The test went beyond simple curtailment. National Grid said the software responded to short, sharp surges in electricity demand, including spikes associated with half-time breaks during major football matches, and also followed longer load-reduction requests lasting up to 10 hours. In a separate system stress scenario, the facility shed 30% of its load in roughly 30 seconds.

That combination is important. Grid operators are not dealing with a single pattern of demand stress, and data-centre flexibility only becomes valuable if it can respond to several operating conditions — fast disturbances, evening peaks, and longer periods of system tightness caused by weather or generation shortfalls. A site that can do all three starts to look less like a connection problem and more like a controllable system asset.

The timing is difficult to ignore. AI infrastructure is pushing power demand higher just as connection queues, reinforcement costs, and local capacity constraints are already slowing electrification projects across the UK. National Grid has said the country is preparing for more than 6GW of data-centre deployments on the grid by 2030. On its estimate, if similar flexibility were built into AI facilities at scale, more than 2GW of capacity could be returned to the system when required.
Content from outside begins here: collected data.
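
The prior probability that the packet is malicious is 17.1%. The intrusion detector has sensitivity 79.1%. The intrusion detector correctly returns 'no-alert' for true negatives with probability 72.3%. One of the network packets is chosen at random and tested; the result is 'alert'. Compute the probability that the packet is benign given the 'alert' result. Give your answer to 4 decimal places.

P(¬H | E) ≈ 0.6293

Let H be the event that the packet is malicious. P(H) = 0.171, so P(¬H) = 0.829. With E the 'alert' result, P(E|H) = 0.791 and P(E|¬H) = 0.277.
P(E) = 0.791·0.171 + 0.277·0.829 = 0.13526 + 0.22963 = 0.36489.
By Bayes' theorem, P(H|E) = 0.13526 / 0.36489 = 0.3707. Hence P(¬H|E) = 1 − 0.3707 = 0.6293.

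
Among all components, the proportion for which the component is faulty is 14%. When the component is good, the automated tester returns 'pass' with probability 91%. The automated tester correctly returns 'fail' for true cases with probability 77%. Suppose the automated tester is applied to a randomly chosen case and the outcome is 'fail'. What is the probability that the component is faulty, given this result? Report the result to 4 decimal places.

Let H be the event that the component is faulty. P(H) = 0.14, so P(¬H) = 0.86. With E the 'fail' result, P(E|H) = 0.77 and P(E|¬H) = 0.09.
P(E) = 0.77·0.14 + 0.09·0.86 = 0.10780 + 0.077400 = 0.18520.
By Bayes' theorem, P(H|E) = 0.10780 / 0.18520 = 0.5821.

P(H | E) ≈ 0.5821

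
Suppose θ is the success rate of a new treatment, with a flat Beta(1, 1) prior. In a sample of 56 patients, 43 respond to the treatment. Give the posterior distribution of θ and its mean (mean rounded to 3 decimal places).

Posterior: Beta(44, 14); mean ≈ 0.759

Observing 43 successes and 13 failures updates Beta(1, 1) by adding the success and failure counts to the two shape parameters: α = 1+43 = 44, β = 1+13 = 14.
Posterior mean = α/(α+β) = 44/58 = 0.759.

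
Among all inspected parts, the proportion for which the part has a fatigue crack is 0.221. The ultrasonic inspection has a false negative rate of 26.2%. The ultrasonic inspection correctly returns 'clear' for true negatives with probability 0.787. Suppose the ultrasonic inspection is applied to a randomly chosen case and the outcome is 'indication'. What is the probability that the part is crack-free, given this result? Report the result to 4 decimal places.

Let H be the event that the part has a fatigue crack. P(H) = 0.221, so P(¬H) = 0.779. With E the 'indication' result, P(E|H) = 0.738 and P(E|¬H) = 0.213.
P(E) = 0.738·0.221 + 0.213·0.779 = 0.16310 + 0.16593 = 0.32903.
By Bayes' theorem, P(H|E) = 0.16310 / 0.32903 = 0.4957. Hence P(¬H|E) = 1 − 0.4957 = 0.5043.

P(¬H | E) ≈ 0.5043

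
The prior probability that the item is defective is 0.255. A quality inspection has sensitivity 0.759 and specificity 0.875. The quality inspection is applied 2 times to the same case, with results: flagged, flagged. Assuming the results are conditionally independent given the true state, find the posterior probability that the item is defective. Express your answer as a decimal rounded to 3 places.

Let H be the event that the item is defective; start with P(H) = 0.255. P('flagged'|H) = 0.759, P('flagged'|¬H) = 0.125.
Update on result 1 ('flagged'): P(H) ← 0.759·0.2550 / (0.759·0.2550 + 0.125·0.7450) = 0.19354/0.28667 = 0.6751.
Update on result 2 ('flagged'): P(H) ← 0.759·0.6751 / (0.759·0.6751 + 0.125·0.3249) = 0.51244/0.55304 = 0.9266.

Posterior P(H) ≈ 0.927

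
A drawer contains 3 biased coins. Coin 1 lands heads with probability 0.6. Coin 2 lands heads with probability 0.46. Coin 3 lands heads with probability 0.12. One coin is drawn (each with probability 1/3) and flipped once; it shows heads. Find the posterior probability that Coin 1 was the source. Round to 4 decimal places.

Tabulate prior·likelihood by source: [1] prior 0.333333, lik 0.6, product 0.2000; [2] prior 0.333333, lik 0.46, product 0.1533; [3] prior 0.333333, lik 0.12, product 0.04000.
Normalizing constant = 0.39333; the posterior for Coin 1 is its product over the sum, 0.2000/0.39333 = 0.5085.

Posterior probability ≈ 0.5085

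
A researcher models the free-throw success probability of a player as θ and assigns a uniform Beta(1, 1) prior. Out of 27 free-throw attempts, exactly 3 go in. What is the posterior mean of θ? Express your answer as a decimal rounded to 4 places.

Observing 3 successes and 24 failures updates Beta(1, 1) by adding the success and failure counts to the two shape parameters: α = 1+3 = 4, β = 1+24 = 25.
Posterior mean = α/(α+β) = 4/29 = 0.1379.

Posterior mean ≈ 0.1379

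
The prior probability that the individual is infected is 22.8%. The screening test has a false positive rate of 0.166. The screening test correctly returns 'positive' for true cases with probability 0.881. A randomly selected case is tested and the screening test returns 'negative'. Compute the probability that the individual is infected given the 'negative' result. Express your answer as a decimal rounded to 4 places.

P(H | E) ≈ 0.0404

Let H be the event that the individual is infected. P(H) = 0.228, so P(¬H) = 0.772. With E the 'negative' result, P(E|H) = 0.119 and P(E|¬H) = 0.834.
P(E) = 0.119·0.228 + 0.834·0.772 = 0.027132 + 0.64385 = 0.67098.
By Bayes' theorem, P(H|E) = 0.027132 / 0.67098 = 0.0404.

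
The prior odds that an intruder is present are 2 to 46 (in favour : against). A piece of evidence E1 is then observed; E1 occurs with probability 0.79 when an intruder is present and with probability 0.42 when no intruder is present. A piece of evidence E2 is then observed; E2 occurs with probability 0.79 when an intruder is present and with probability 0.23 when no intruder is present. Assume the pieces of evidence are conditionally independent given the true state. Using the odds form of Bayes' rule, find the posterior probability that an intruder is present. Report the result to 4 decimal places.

Prior odds = 2/46 = 0.043478. In log-odds, ln(0.043478) = -3.1355.
Add log likelihood ratios: ln(1.8810) + ln(3.4348) = 1.8657.
Posterior log-odds = -1.2698, so posterior odds = exp(-1.2698) = 0.28090. Converting, P(H|E) = 0.28090/1.2809 = 0.2193.

Posterior probability ≈ 0.2193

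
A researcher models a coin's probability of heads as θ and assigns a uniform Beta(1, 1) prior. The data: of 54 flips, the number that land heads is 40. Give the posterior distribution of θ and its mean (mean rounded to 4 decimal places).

The binomial likelihood is conjugate to the Beta prior: with 40 successes and 14 failures, the posterior is Beta(1+40, 1+14) = Beta(41, 15).
E[θ | data] = 41/(41+15) = 0.7321.

Posterior: Beta(41, 15); mean ≈ 0.7321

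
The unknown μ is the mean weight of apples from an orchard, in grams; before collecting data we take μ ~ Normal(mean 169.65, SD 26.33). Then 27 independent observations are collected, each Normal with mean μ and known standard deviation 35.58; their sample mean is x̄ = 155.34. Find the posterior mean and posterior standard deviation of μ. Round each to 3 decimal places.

Posterior mean ≈ 156.246; posterior SD ≈ 6.627

Prior precision 1/τ₀² = 1/26.33² = 0.00144244; data precision n/σ² = 27/35.58² = 0.0213281.
Posterior precision = 0.00144244 + 0.0213281 = 0.0227705, giving posterior SD = 1/√0.0227705 = 6.627.
Posterior mean = (0.00144244·169.65 + 0.0213281·155.34) / 0.0227705 = 156.246.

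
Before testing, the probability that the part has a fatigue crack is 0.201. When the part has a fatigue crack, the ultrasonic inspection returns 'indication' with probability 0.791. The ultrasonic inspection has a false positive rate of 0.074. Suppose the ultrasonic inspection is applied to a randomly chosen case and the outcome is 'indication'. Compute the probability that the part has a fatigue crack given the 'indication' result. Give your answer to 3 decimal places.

P(H | E) ≈ 0.729

Let H be the event that the part has a fatigue crack. P(H) = 0.201, so P(¬H) = 0.799. With E the 'indication' result, P(E|H) = 0.791 and P(E|¬H) = 0.074.
P(E) = 0.791·0.201 + 0.074·0.799 = 0.15899 + 0.059126 = 0.21812.
By Bayes' theorem, P(H|E) = 0.15899 / 0.21812 = 0.729.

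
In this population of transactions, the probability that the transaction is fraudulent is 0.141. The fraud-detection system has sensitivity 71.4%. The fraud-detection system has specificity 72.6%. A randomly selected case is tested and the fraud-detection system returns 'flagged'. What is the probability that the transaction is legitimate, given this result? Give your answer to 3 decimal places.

Let H be the event that the transaction is fraudulent. P(H) = 0.141, so P(¬H) = 0.859. With E the 'flagged' result, P(E|H) = 0.714 and P(E|¬H) = 0.274.
P(E) = 0.714·0.141 + 0.274·0.859 = 0.10067 + 0.23537 = 0.33604.
By Bayes' theorem, P(H|E) = 0.10067 / 0.33604 = 0.300. Hence P(¬H|E) = 1 − 0.300 = 0.700.

P(¬H | E) ≈ 0.700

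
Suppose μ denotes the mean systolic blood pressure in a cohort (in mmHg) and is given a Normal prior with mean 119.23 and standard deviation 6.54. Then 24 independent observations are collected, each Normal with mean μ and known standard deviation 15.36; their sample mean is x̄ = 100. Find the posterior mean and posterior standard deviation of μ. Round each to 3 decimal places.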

That does not remove the need for new infrastructure. It does, however, change the conversation around how new data-centre load is connected and managed. If high-performance compute can be scheduled and curtailed in a controlled way, operators may be able to use existing network capacity more efficiently and connect new sites sooner than a conventional fixed-demand model would allow.

The work also feeds into a wider DCFlex programme led by EPRI, which is testing how large data centres can support grid stability across different geographies and market structures. For the UK, the London trial offers something more concrete than theory: a field-tested demonstration that flexible AI load can be integrated into grid operations without shutting down the applications that created the demand in the first place.